Anne glanced at the mirror and was taken aback at the sight of her luminous jade-green eyes so unconsciously full of laughter. The devil!

Hurriedly, she slipped back to join the party, this time deliberately seeking her host. She found Link Cord near the pool filling his plate, his wife at his side. Link was sixty, gray-haired and husky, these days sporting iron-gray whiskers that were supposed to look distinguished…and in any case hid a smoothly rounded chin. To Anne, he still very much resembled the neighbor she remembered from childhood-the man who had filled her pockets with silver dollars the day she’d dropped an ice cream cone on the grass, a long time ago. And when he saw her, his dark blue eyes sparkled, the corners crinkling like tiny fans. He opened his arms, and she willingly snuggled into them.

“I was beginning to wonder if you were here, sweetheart. I didn’t see you.”

“I’ve been here and having a marvelous time,” Anne assured him, and then hugged Loretta Cord as well, with a little less enthusiasm. “You’ve done it all exactly right, as always,” she whispered to Link.
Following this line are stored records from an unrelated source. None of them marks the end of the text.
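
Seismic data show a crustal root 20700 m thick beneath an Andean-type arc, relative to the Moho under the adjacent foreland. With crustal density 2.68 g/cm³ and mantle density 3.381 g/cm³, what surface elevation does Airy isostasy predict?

In Airy isostatic equilibrium: ρ_c h = (ρ_m − ρ_c) r.
h = r (ρ_m − ρ_c) / ρ_c = 20700 m × (3.381 − 2.68) / 2.68 = 5410 m.

5410 m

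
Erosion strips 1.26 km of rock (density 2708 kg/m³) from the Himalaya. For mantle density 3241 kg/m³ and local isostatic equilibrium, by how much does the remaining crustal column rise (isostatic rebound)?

1.05 km

Unloading: uplift u = e ρ_c/ρ_m = 1.26 km × 2708/3241 = 1.05 km.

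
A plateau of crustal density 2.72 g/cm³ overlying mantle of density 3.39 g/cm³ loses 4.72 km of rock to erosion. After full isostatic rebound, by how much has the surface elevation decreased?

Rebound u = e ρ_c/ρ_m = 4.72 km × 2.72/3.39 = 3.787 km.
Net surface drop = e − u = 4.72 km − 3.787 km = e (ρ_m − ρ_c)/ρ_m = 0.933 km.

0.933 km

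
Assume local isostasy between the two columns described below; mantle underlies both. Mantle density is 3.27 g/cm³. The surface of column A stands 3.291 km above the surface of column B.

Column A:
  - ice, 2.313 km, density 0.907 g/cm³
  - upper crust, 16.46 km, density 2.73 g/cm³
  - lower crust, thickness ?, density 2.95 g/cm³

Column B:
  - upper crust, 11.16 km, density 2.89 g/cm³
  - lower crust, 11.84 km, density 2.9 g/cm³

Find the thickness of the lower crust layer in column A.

15.7 km

Take the compensation level at the base of the deeper column (depth z_c below the surface of column A) and equate Σ ρ_i t_i down to z_c; mantle fills any gap and the z_c terms cancel.
Column A: 2.313×0.907 + 16.46×2.73 + x×2.95 + (z_c − 18.773 − x)×3.27
Column B: 3.291×0 + 11.16×2.89 + 11.84×2.9 + (z_c − 3.291 − 23)×3.27
The z_c×3.27 term appears on both sides and cancels. Collect the known terms of each column as K = Σ(ρt)_known − 3.27 × (depth of known layers): K_A = 47.033691 − 3.27×18.773 = −14.354019; K_B = 66.5884 − 3.27×(3.291 + 23) = −19.38317.
Balance: K_A − x×(3.27 − 2.95) = K_B, so x = (K_A − K_B)/(3.27 − 2.95) = 5.02915/0.32 = 15.7 km.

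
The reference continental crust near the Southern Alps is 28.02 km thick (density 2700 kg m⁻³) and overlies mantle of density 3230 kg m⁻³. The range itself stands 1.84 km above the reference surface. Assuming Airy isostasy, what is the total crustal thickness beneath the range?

Root depth r = h ρ_c / (ρ_m − ρ_c) = 1.84 km × 2700 / 530 = 9.374 km.
Total thickness = T + h + r = 28.02 km + 1.84 km + 9.374 km = 39.2 km.

39.2 km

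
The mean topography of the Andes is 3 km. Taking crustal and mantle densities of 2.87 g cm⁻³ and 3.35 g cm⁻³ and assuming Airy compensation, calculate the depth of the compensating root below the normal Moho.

17.9 km

Isostatic balance requires: the weight of the topography is balanced by the buoyancy of the root, ρ_c h = (ρ_m − ρ_c) r.
r = h · ρ_c / (ρ_m − ρ_c) = 3 km × 2.87 / (3.35 − 2.87) = 17.9 km.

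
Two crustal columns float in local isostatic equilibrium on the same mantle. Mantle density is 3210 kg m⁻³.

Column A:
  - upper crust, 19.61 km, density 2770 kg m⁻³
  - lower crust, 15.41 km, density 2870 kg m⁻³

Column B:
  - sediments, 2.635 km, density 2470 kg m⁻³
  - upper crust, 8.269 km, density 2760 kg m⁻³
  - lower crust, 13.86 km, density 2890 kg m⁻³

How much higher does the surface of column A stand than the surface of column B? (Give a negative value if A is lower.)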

He was sensitive about that. Link had come from some rustic cow town in Nebraska, and the exact amount of caviar on each cracker was a critical matter to him, thanks to years of lectures from Loretta. He beamed down at Anne. “Come on, come on. We’ll get you something to eat. And don’t give me any nonsense about your figure. You’ve got everyone in the place outclassed and you know it…”

Obediently, Anne filled up her plate with oysters and crab and frogs’ legs she had no intention of eating, and edged away just a little so that Link and Loretta could greet another guest.